Garbage In, Garbage Out
Various elements in society, especially the media, entertainers, and the entertainment industry—elements that profit by pandering to the worst in humanity—disgorge sex and violence and corruption and thereby contribute heavily to the degradation of the young and the family. So the rule goes into operation: Sow rot, reap rot. Garbage in, garbage out. The chickens are coming home to roost—and the homecoming is horrendous.
Is society breeding a generation of children without conscience? The question was raised after the notorious “wilding” spree in New York’s Central Park where a 28-year-old woman was beaten and raped and left for dead by a roving gang of teenagers. Police said they were “smug and remorseless” and when arrested “joked and rapped and sang.” They gave reasons for doing it: “It was fun,” “We were bored,” “It was something to do.” Time magazine called them “psychic amputees” who had “lost, perhaps never developed, that psychic appendage we call conscience.”

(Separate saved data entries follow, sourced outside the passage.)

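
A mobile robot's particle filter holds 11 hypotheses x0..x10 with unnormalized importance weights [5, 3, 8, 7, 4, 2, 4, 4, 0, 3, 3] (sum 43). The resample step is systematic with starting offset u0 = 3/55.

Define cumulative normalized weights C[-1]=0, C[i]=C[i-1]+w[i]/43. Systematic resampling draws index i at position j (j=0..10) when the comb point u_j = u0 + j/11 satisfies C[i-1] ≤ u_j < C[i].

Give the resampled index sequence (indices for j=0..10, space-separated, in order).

C = [5/43, 8/43, 16/43, 23/43, 27/43, 29/43, 33/43, 37/43, 37/43, 40/43, 1]
j=0: u_0=3/55 ∈ [0, 5/43) → index 0
j=1: u_1=8/55 ∈ [5/43, 8/43) → index 1
j=2: u_2=13/55 ∈ [8/43, 16/43) → index 2
j=3: u_3=18/55 ∈ [8/43, 16/43) → index 2
j=4: u_4=23/55 ∈ [16/43, 23/43) → index 3
j=5: u_5=28/55 ∈ [16/43, 23/43) → index 3
j=6: u_6=3/5 ∈ [23/43, 27/43) → index 4
j=7: u_7=38/55 ∈ [29/43, 33/43) → index 6
j=8: u_8=43/55 ∈ [33/43, 37/43) → index 7
j=9: u_9=48/55 ∈ [37/43, 40/43) → index 9
j=10: u_10=53/55 ∈ [40/43, 1) → index 10

0 1 2 2 3 3 4 6 7 9 10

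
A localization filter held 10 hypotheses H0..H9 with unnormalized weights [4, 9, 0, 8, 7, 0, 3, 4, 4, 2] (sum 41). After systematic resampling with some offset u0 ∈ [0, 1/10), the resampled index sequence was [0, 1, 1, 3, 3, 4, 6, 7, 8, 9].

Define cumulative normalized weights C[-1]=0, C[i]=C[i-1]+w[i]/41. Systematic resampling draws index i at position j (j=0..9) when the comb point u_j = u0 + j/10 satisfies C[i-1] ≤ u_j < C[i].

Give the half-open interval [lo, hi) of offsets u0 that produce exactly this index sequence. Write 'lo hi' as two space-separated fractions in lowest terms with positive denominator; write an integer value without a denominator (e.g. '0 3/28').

C = [4/41, 13/41, 13/41, 21/41, 28/41, 28/41, 31/41, 35/41, 39/41, 1]
j=0 picked index 0: u0 ∈ [0, 4/41)
j=1 picked index 1: u0 ∈ [-1/410, 89/410)
j=2 picked index 1: u0 ∈ [-21/205, 24/205)
j=3 picked index 3: u0 ∈ [7/410, 87/410)
j=4 picked index 3: u0 ∈ [-17/205, 23/205)
j=5 picked index 4: u0 ∈ [1/82, 15/82)
j=6 picked index 6: u0 ∈ [17/205, 32/205)
j=7 picked index 7: u0 ∈ [23/410, 63/410)
j=8 picked index 8: u0 ∈ [11/205, 31/205)
j=9 picked index 9: u0 ∈ [21/410, 1/10)
intersection: [17/205, 4/41)

17/205 4/41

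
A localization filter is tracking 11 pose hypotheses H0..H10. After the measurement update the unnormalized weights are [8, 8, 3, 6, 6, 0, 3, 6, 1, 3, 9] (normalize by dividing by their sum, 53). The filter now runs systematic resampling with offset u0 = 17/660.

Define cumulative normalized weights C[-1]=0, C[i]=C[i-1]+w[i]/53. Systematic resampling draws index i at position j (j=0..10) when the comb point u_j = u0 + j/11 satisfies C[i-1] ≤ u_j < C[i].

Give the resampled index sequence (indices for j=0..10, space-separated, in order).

0 0 1 1 3 4 4 7 7 10 10

C = [8/53, 16/53, 19/53, 25/53, 31/53, 31/53, 34/53, 40/53, 41/53, 44/53, 1]
j=0: u_0=17/660 ∈ [0, 8/53) → index 0
j=1: u_1=7/60 ∈ [0, 8/53) → index 0
j=2: u_2=137/660 ∈ [8/53, 16/53) → index 1
j=3: u_3=197/660 ∈ [8/53, 16/53) → index 1
j=4: u_4=257/660 ∈ [19/53, 25/53) → index 3
j=5: u_5=317/660 ∈ [25/53, 31/53) → index 4
j=6: u_6=377/660 ∈ [25/53, 31/53) → index 4
j=7: u_7=437/660 ∈ [34/53, 40/53) → index 7
j=8: u_8=497/660 ∈ [34/53, 40/53) → index 7
j=9: u_9=557/660 ∈ [44/53, 1) → index 10
j=10: u_10=617/660 ∈ [44/53, 1) → index 10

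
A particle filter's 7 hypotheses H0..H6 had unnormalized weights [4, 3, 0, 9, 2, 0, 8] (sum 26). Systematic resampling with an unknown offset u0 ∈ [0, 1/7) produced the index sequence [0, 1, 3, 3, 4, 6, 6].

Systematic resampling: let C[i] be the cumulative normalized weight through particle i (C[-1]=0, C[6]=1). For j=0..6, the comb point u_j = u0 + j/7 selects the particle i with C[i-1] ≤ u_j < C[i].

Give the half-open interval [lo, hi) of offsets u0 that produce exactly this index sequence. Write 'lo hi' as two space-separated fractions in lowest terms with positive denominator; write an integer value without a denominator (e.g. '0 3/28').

C = [2/13, 7/26, 7/26, 8/13, 9/13, 9/13, 1]
j=0 picked index 0: u0 ∈ [0, 2/13)
j=1 picked index 1: u0 ∈ [1/91, 23/182)
j=2 picked index 3: u0 ∈ [-3/182, 30/91)
j=3 picked index 3: u0 ∈ [-29/182, 17/91)
j=4 picked index 4: u0 ∈ [4/91, 11/91)
j=5 picked index 6: u0 ∈ [-2/91, 2/7)
j=6 picked index 6: u0 ∈ [-15/91, 1/7)
intersection: [4/91, 11/91)

4/91 11/91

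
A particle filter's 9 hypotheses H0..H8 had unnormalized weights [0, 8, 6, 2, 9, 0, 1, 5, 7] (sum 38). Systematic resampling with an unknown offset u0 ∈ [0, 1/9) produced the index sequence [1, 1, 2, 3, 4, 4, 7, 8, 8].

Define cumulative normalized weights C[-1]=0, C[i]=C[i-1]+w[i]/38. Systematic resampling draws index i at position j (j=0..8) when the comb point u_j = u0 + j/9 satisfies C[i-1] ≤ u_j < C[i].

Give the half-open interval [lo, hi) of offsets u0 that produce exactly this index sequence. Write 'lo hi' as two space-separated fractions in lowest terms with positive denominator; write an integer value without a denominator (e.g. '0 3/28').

C = [0, 4/19, 7/19, 8/19, 25/38, 25/38, 13/19, 31/38, 1]
j=0 picked index 1: u0 ∈ [0, 4/19)
j=1 picked index 1: u0 ∈ [-1/9, 17/171)
j=2 picked index 2: u0 ∈ [-2/171, 25/171)
j=3 picked index 3: u0 ∈ [2/57, 5/57)
j=4 picked index 4: u0 ∈ [-4/171, 73/342)
j=5 picked index 4: u0 ∈ [-23/171, 35/342)
j=6 picked index 7: u0 ∈ [1/57, 17/114)
j=7 picked index 8: u0 ∈ [13/342, 2/9)
j=8 picked index 8: u0 ∈ [-25/342, 1/9)
intersection: [13/342, 5/57)

13/342 5/57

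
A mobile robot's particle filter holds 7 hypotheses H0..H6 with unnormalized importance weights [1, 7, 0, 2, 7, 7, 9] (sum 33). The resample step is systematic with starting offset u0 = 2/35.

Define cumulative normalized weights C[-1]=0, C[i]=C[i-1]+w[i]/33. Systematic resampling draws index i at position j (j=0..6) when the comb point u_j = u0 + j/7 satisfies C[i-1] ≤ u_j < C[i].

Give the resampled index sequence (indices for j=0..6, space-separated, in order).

C = [1/33, 8/33, 8/33, 10/33, 17/33, 8/11, 1]
j=0: u_0=2/35 ∈ [1/33, 8/33) → index 1
j=1: u_1=1/5 ∈ [1/33, 8/33) → index 1
j=2: u_2=12/35 ∈ [10/33, 17/33) → index 4
j=3: u_3=17/35 ∈ [10/33, 17/33) → index 4
j=4: u_4=22/35 ∈ [17/33, 8/11) → index 5
j=5: u_5=27/35 ∈ [8/11, 1) → index 6
j=6: u_6=32/35 ∈ [8/11, 1) → index 6

1 1 4 4 5 6 6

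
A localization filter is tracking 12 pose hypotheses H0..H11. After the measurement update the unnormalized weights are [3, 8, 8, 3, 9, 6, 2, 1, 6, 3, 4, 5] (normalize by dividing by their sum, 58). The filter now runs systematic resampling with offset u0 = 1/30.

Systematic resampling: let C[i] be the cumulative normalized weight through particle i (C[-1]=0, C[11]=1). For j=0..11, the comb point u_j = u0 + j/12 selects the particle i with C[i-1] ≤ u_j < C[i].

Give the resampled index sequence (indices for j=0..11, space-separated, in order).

0 1 2 2 3 4 4 5 8 8 10 11

C = [3/58, 11/58, 19/58, 11/29, 31/58, 37/58, 39/58, 20/29, 23/29, 49/58, 53/58, 1]
j=0: u_0=1/30 ∈ [0, 3/58) → index 0
j=1: u_1=7/60 ∈ [3/58, 11/58) → index 1
j=2: u_2=1/5 ∈ [11/58, 19/58) → index 2
j=3: u_3=17/60 ∈ [11/58, 19/58) → index 2
j=4: u_4=11/30 ∈ [19/58, 11/29) → index 3
j=5: u_5=9/20 ∈ [11/29, 31/58) → index 4
j=6: u_6=8/15 ∈ [11/29, 31/58) → index 4
j=7: u_7=37/60 ∈ [31/58, 37/58) → index 5
j=8: u_8=7/10 ∈ [20/29, 23/29) → index 8
j=9: u_9=47/60 ∈ [20/29, 23/29) → index 8
j=10: u_10=13/15 ∈ [49/58, 53/58) → index 10
j=11: u_11=19/20 ∈ [53/58, 1) → index 11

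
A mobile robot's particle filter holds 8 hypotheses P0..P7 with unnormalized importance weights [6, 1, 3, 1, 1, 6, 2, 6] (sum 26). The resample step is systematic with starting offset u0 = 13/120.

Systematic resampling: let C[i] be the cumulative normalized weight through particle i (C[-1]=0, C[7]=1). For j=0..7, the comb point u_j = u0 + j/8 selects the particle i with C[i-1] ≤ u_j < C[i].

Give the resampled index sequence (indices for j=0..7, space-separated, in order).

0 1 2 5 5 6 7 7

C = [3/13, 7/26, 5/13, 11/26, 6/13, 9/13, 10/13, 1]
j=0: u_0=13/120 ∈ [0, 3/13) → index 0
j=1: u_1=7/30 ∈ [3/13, 7/26) → index 1
j=2: u_2=43/120 ∈ [7/26, 5/13) → index 2
j=3: u_3=29/60 ∈ [6/13, 9/13) → index 5
j=4: u_4=73/120 ∈ [6/13, 9/13) → index 5
j=5: u_5=11/15 ∈ [9/13, 10/13) → index 6
j=6: u_6=103/120 ∈ [10/13, 1) → index 7
j=7: u_7=59/60 ∈ [10/13, 1) → index 7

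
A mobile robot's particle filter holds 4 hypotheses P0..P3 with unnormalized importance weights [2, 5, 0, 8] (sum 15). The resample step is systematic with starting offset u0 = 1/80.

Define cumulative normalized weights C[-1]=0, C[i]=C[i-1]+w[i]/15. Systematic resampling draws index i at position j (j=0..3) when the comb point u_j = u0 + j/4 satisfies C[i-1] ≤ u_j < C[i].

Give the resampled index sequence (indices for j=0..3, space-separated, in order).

C = [2/15, 7/15, 7/15, 1]
j=0: u_0=1/80 ∈ [0, 2/15) → index 0
j=1: u_1=21/80 ∈ [2/15, 7/15) → index 1
j=2: u_2=41/80 ∈ [7/15, 1) → index 3
j=3: u_3=61/80 ∈ [7/15, 1) → index 3

0 1 3 3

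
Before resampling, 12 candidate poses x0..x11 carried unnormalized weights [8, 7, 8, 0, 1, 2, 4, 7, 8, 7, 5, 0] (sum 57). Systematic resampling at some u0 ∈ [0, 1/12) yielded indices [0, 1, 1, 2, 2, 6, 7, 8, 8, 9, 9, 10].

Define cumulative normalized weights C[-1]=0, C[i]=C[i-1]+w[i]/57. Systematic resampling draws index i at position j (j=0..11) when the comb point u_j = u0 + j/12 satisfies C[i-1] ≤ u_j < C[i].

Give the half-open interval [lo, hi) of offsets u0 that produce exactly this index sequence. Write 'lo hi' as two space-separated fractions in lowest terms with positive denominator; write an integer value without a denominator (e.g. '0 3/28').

5/76 4/57

C = [8/57, 5/19, 23/57, 23/57, 8/19, 26/57, 10/19, 37/57, 15/19, 52/57, 1, 1]
j=0 picked index 0: u0 ∈ [0, 8/57)
j=1 picked index 1: u0 ∈ [13/228, 41/228)
j=2 picked index 1: u0 ∈ [-1/38, 11/114)
j=3 picked index 2: u0 ∈ [1/76, 35/228)
j=4 picked index 2: u0 ∈ [-4/57, 4/57)
j=5 picked index 6: u0 ∈ [3/76, 25/228)
j=6 picked index 7: u0 ∈ [1/38, 17/114)
j=7 picked index 8: u0 ∈ [5/76, 47/228)
j=8 picked index 8: u0 ∈ [-1/57, 7/57)
j=9 picked index 9: u0 ∈ [3/76, 37/228)
j=10 picked index 9: u0 ∈ [-5/114, 3/38)
j=11 picked index 10: u0 ∈ [-1/228, 1/12)
intersection: [5/76, 4/57)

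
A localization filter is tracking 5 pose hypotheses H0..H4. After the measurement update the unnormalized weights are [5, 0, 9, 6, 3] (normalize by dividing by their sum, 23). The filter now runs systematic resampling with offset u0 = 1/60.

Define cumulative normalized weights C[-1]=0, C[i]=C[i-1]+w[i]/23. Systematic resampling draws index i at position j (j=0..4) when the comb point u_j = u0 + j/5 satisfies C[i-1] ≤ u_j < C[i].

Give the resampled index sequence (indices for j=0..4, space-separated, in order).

C = [5/23, 5/23, 14/23, 20/23, 1]
j=0: u_0=1/60 ∈ [0, 5/23) → index 0
j=1: u_1=13/60 ∈ [0, 5/23) → index 0
j=2: u_2=5/12 ∈ [5/23, 14/23) → index 2
j=3: u_3=37/60 ∈ [14/23, 20/23) → index 3
j=4: u_4=49/60 ∈ [14/23, 20/23) → index 3

0 0 2 3 3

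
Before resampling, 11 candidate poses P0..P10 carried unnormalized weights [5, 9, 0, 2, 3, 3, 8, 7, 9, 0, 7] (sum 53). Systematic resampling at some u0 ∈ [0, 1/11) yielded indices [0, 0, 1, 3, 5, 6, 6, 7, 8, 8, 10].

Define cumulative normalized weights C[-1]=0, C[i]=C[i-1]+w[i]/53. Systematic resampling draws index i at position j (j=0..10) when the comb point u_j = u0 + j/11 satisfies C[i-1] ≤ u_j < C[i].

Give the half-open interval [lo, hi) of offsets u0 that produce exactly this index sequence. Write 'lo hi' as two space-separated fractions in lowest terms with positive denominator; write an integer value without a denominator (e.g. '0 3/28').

0 2/583

C = [5/53, 14/53, 14/53, 16/53, 19/53, 22/53, 30/53, 37/53, 46/53, 46/53, 1]
j=0 picked index 0: u0 ∈ [0, 5/53)
j=1 picked index 0: u0 ∈ [-1/11, 2/583)
j=2 picked index 1: u0 ∈ [-51/583, 48/583)
j=3 picked index 3: u0 ∈ [-5/583, 17/583)
j=4 picked index 5: u0 ∈ [-3/583, 30/583)
j=5 picked index 6: u0 ∈ [-23/583, 65/583)
j=6 picked index 6: u0 ∈ [-76/583, 12/583)
j=7 picked index 7: u0 ∈ [-41/583, 36/583)
j=8 picked index 8: u0 ∈ [-17/583, 82/583)
j=9 picked index 8: u0 ∈ [-70/583, 29/583)
j=10 picked index 10: u0 ∈ [-24/583, 1/11)
intersection: [0, 2/583)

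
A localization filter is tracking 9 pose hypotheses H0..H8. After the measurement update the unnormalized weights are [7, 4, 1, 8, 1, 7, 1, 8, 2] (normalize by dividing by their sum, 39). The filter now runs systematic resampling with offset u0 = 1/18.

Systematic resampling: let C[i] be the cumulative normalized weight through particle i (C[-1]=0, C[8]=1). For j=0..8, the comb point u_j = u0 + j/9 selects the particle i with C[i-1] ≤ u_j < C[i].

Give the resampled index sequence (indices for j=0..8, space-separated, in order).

C = [7/39, 11/39, 4/13, 20/39, 7/13, 28/39, 29/39, 37/39, 1]
j=0: u_0=1/18 ∈ [0, 7/39) → index 0
j=1: u_1=1/6 ∈ [0, 7/39) → index 0
j=2: u_2=5/18 ∈ [7/39, 11/39) → index 1
j=3: u_3=7/18 ∈ [4/13, 20/39) → index 3
j=4: u_4=1/2 ∈ [4/13, 20/39) → index 3
j=5: u_5=11/18 ∈ [7/13, 28/39) → index 5
j=6: u_6=13/18 ∈ [28/39, 29/39) → index 6
j=7: u_7=5/6 ∈ [29/39, 37/39) → index 7
j=8: u_8=17/18 ∈ [29/39, 37/39) → index 7

0 0 1 3 3 5 6 7 7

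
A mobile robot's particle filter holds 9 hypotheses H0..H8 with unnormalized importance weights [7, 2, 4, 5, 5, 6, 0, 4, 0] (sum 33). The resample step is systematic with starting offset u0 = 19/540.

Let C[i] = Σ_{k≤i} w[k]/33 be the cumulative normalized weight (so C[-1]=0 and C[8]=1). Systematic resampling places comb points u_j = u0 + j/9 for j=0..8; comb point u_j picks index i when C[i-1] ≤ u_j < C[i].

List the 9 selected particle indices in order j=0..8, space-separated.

C = [7/33, 3/11, 13/33, 6/11, 23/33, 29/33, 29/33, 1, 1]
j=0: u_0=19/540 ∈ [0, 7/33) → index 0
j=1: u_1=79/540 ∈ [0, 7/33) → index 0
j=2: u_2=139/540 ∈ [7/33, 3/11) → index 1
j=3: u_3=199/540 ∈ [3/11, 13/33) → index 2
j=4: u_4=259/540 ∈ [13/33, 6/11) → index 3
j=5: u_5=319/540 ∈ [6/11, 23/33) → index 4
j=6: u_6=379/540 ∈ [23/33, 29/33) → index 5
j=7: u_7=439/540 ∈ [23/33, 29/33) → index 5
j=8: u_8=499/540 ∈ [29/33, 1) → index 7

0 0 1 2 3 4 5 5 7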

U.S.News & World Report urged: “This nation must act to avoid another generation of the children without conscience.” Dr. Ken Magid, a prominent psychologist, and Carole McKelvey highlight that very danger in their explosive book High Risk: Children Without a Conscience. Case histories and testimony from many psychologists and psychiatrists give overwhelming support to Magid’s contention: The root cause is a failure of strong bonding between parent and child at birth and in the formative years that follow.
Surely, families must draw close during those formative years before it’s too late!